Je relève les yeux un instant et pose une question qui me tracasse depuis un moment.

— Et si c'était découvert ? Notre, enfin votre secret va... je me coupe, hésitant, mais Paul semble anticiper ma question.

— Oh, ça a déjà été découvert. Mais pour les historiens, ce qui est écrit là ne correspond qu'aux légendes. Ils n'ont pas tous les éléments pour comprendre vraiment, complète-t-il.

Je le fixe un instant, fascinée par cette histoire, par la manière dont il me transmet cet héritage, avec une telle authenticité. Il n'y a aucune hésitation dans sa voix, aucun doute, juste une certitude. J'écris, je prends des photos avec précaution, veillant à ne pas activer le flash de mon appareil. Je veux tout documenter, tout capturer, pour que rien ne m'échappe.
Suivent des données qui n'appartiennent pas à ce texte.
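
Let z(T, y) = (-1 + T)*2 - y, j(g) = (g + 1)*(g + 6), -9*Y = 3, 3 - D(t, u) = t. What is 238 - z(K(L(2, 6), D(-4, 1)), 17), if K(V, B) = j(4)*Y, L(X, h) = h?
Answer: 871/3 ≈ 290.33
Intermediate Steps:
D(t, u) = 3 - t
Y = -⅓ (Y = -⅑*3 = -⅓ ≈ -0.33333)
j(g) = (1 + g)*(6 + g)
K(V, B) = -50/3 (K(V, B) = (6 + 4² + 7*4)*(-⅓) = (6 + 16 + 28)*(-⅓) = 50*(-⅓) = -50/3)
z(T, y) = -2 - y + 2*T (z(T, y) = (-2 + 2*T) - y = -2 - y + 2*T)
238 - z(K(L(2, 6), D(-4, 1)), 17) = 238 - (-2 - 1*17 + 2*(-50/3)) = 238 - (-2 - 17 - 100/3) = 238 - 1*(-157/3) = 238 + 157/3 = 871/3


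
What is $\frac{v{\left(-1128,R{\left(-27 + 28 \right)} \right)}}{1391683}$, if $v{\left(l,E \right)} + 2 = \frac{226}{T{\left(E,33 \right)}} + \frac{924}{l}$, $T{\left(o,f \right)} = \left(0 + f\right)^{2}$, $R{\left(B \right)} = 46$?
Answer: $- \frac{267341}{142461021978} \approx -1.8766 \cdot 10^{-6}$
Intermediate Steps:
$T{\left(o,f \right)} = f^{2}$
$v{\left(l,E \right)} = - \frac{1952}{1089} + \frac{924}{l}$ ($v{\left(l,E \right)} = -2 + \left(\frac{226}{33^{2}} + \frac{924}{l}\right) = -2 + \left(\frac{226}{1089} + \frac{924}{l}\right) = - \frac{1952}{1089} + \frac{924}{l}$)
$\frac{v{\left(-1128,R{\left(-27 + 28 \right)} \right)}}{1391683} = \frac{- \frac{1952}{1089} + \frac{924}{-1128}}{1391683} = \left(- \frac{1952}{1089} + 924 \left(- \frac{1}{1128}\right)\right) \frac{1}{1391683} = \left(- \frac{1952}{1089} - \frac{77}{94}\right) \frac{1}{1391683} = \left(- \frac{267341}{102366}\right) \frac{1}{1391683} = - \frac{267341}{142461021978}$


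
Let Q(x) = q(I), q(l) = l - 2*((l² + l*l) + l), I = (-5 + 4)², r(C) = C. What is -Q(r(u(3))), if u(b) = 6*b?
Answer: 5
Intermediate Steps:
I = 1 (I = (-1)² = 1)
q(l) = -l - 4*l² (q(l) = l - 2*((l² + l²) + l) = l - 2*(2*l² + l) = l - 2*(l + 2*l²) = l + (-4*l² - 2*l) = -l - 4*l²)
Q(x) = -5 (Q(x) = -1*1*(1 + 4*1) = -1*1*(1 + 4) = -1*1*5 = -5)
-Q(r(u(3))) = -1*(-5) = 5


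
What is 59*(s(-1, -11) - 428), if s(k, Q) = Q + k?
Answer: -25960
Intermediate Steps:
59*(s(-1, -11) - 428) = 59*((-11 - 1) - 428) = 59*(-12 - 428) = 59*(-440) = -25960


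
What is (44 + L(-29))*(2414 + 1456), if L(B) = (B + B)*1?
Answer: -54180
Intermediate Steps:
L(B) = 2*B (L(B) = (2*B)*1 = 2*B)
(44 + L(-29))*(2414 + 1456) = (44 + 2*(-29))*(2414 + 1456) = (44 - 58)*3870 = -14*3870 = -54180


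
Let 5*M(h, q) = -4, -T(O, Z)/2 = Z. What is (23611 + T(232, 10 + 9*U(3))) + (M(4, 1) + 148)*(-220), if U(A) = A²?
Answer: -8955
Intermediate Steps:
T(O, Z) = -2*Z
M(h, q) = -⅘ (M(h, q) = (⅕)*(-4) = -⅘)
(23611 + T(232, 10 + 9*U(3))) + (M(4, 1) + 148)*(-220) = (23611 - 2*(10 + 9*3²)) + (-⅘ + 148)*(-220) = (23611 - 2*(10 + 9*9)) + (736/5)*(-220) = (23611 - 2*(10 + 81)) - 32384 = (23611 - 2*91) - 32384 = (23611 - 182) - 32384 = 23429 - 32384 = -8955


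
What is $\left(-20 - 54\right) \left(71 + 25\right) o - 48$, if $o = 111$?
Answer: $-788592$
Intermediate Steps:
$\left(-20 - 54\right) \left(71 + 25\right) o - 48 = \left(-20 - 54\right) \left(71 + 25\right) 111 - 48 = \left(-74\right) 96 \cdot 111 - 48 = \left(-7104\right) 111 - 48 = -788544 - 48 = -788592$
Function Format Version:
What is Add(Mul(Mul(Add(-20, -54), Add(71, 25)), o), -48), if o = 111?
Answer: -788592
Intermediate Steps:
Add(Mul(Mul(Add(-20, -54), Add(71, 25)), o), -48) = Add(Mul(Mul(Add(-20, -54), Add(71, 25)), 111), -48) = Add(Mul(Mul(-74, 96), 111), -48) = Add(Mul(-7104, 111), -48) = Add(-788544, -48) = -788592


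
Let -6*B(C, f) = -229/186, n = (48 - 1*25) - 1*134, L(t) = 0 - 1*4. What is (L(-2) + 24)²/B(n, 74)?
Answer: 446400/229 ≈ 1949.3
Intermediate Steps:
L(t) = -4 (L(t) = 0 - 4 = -4)
n = -111 (n = (48 - 25) - 134 = 23 - 134 = -111)
B(C, f) = 229/1116 (B(C, f) = -(-229)/(6*186) = -⅙*(-229/186) = 229/1116)
(L(-2) + 24)²/B(n, 74) = (-4 + 24)²/(229/1116) = 20²*(1116/229) = 400*(1116/229) = 446400/229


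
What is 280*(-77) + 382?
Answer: -21178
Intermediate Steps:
280*(-77) + 382 = -21560 + 382 = -21178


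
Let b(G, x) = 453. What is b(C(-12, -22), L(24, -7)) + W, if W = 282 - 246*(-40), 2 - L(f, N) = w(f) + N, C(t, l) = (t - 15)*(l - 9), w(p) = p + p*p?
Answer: 10575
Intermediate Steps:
w(p) = p + p²
C(t, l) = (-15 + t)*(-9 + l)
L(f, N) = 2 - N - f*(1 + f) (L(f, N) = 2 - (f*(1 + f) + N) = 2 - (N + f*(1 + f)) = 2 + (-N - f*(1 + f)) = 2 - N - f*(1 + f))
W = 10122 (W = 282 + 9840 = 10122)
b(C(-12, -22), L(24, -7)) + W = 453 + 10122 = 10575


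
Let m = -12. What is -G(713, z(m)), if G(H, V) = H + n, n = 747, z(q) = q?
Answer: -1460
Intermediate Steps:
G(H, V) = 747 + H (G(H, V) = H + 747 = 747 + H)
-G(713, z(m)) = -(747 + 713) = -1*1460 = -1460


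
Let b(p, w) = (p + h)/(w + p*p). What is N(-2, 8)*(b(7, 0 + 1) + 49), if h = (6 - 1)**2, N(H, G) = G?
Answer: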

Après un moment, nous ressortons de la cavité. Paul me guide, m'aide à me remettre sur mes pieds. Nous nous installons ensuite sur un gros rocher, non loin de là, et je continue de regarder mes notes et mes photos.
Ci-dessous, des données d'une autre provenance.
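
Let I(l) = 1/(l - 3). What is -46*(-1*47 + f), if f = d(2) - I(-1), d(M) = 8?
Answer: 3565/2 ≈ 1782.5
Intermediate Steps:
I(l) = 1/(-3 + l)
f = 33/4 (f = 8 - 1/(-3 - 1) = 8 - 1/(-4) = 8 - 1*(-¼) = 8 + ¼ = 33/4 ≈ 8.2500)
-46*(-1*47 + f) = -46*(-1*47 + 33/4) = -46*(-47 + 33/4) = -46*(-155/4) = 3565/2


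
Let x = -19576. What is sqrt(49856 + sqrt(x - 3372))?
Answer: sqrt(49856 + 2*I*sqrt(5737)) ≈ 223.28 + 0.3392*I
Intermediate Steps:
sqrt(49856 + sqrt(x - 3372)) = sqrt(49856 + sqrt(-19576 - 3372)) = sqrt(49856 + sqrt(-22948)) = sqrt(49856 + 2*I*sqrt(5737))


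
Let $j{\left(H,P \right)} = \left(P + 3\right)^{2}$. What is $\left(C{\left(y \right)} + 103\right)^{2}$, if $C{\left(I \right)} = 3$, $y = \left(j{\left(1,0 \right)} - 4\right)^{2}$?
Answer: $11236$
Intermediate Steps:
$j{\left(H,P \right)} = \left(3 + P\right)^{2}$
$y = 25$ ($y = \left(\left(3 + 0\right)^{2} - 4\right)^{2} = \left(3^{2} - 4\right)^{2} = \left(9 - 4\right)^{2} = 5^{2} = 25$)
$\left(C{\left(y \right)} + 103\right)^{2} = \left(3 + 103\right)^{2} = 106^{2} = 11236$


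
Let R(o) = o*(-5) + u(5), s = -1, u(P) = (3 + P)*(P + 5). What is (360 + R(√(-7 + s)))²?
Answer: 193400 - 8800*I*√2 ≈ 1.934e+5 - 12445.0*I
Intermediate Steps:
u(P) = (3 + P)*(5 + P)
R(o) = 80 - 5*o (R(o) = o*(-5) + (15 + 5² + 8*5) = -5*o + (15 + 25 + 40) = -5*o + 80 = 80 - 5*o)
(360 + R(√(-7 + s)))² = (360 + (80 - 5*√(-7 - 1)))² = (360 + (80 - 10*I*√2))² = (440 - 10*I*√2)²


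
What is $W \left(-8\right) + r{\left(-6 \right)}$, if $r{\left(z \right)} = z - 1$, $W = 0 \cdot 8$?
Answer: $-7$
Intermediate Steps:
$W = 0$
$r{\left(z \right)} = -1 + z$
$W \left(-8\right) + r{\left(-6 \right)} = 0 \left(-8\right) - 7 = 0 - 7 = -7$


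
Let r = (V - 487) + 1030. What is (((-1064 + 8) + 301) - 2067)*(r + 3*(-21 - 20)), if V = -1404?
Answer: 2776848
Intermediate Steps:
r = -861 (r = (-1404 - 487) + 1030 = -1891 + 1030 = -861)
(((-1064 + 8) + 301) - 2067)*(r + 3*(-21 - 20)) = (((-1064 + 8) + 301) - 2067)*(-861 + 3*(-21 - 20)) = ((-1056 + 301) - 2067)*(-861 + 3*(-41)) = (-755 - 2067)*(-861 - 123) = -2822*(-984) = 2776848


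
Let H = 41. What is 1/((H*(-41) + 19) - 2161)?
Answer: -1/3823 ≈ -0.00026157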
Paul semble vouloir dire quelque chose, mais ses yeux sont perdus, fixant le carnet que je tiens dans mes mains. Finalement, il parle, lentement, comme si ce qu'il disait ne venait pas uniquement de ses lèvres, mais de son cœur.

— Tu sais, quand tu m'as mordu pour ton carnet le jour où tu nous a montré Wolfy, j'ai failli me transformer…

Je le regarde, intriguée.

— Pourquoi tu me dis ça ? je lui demande, un peu prise de court.

Il semble hésiter, comme s'il ne voulait pas vraiment en parler, mais il continue.

— Les cicatrices d'Emily, c'est Sam qui lui a fait. Il a perdu son calme, elle était trop près de lui… T̕ik̕ats… J'ai vraiment eu peur de perdre le contrôle ce jour-là. Je suis le plus nerveux de la meute, le plus colérique…

Je fronce les sourcils, mais je ne peux m'empêcher de sourire un peu.

— Mais tu t'es calmé, non ? je dis, comme pour le rassurer.

Il acquiesce lentement, une lueur dans les yeux.

— Oui. Et je crois que c'est grâce à toi, avoue-t-il.

— Moi ? hoqueté-je.

— Je ne voulais pas te blesser, parce que t'es mon microbe, dit-il avec un sourire malicieux.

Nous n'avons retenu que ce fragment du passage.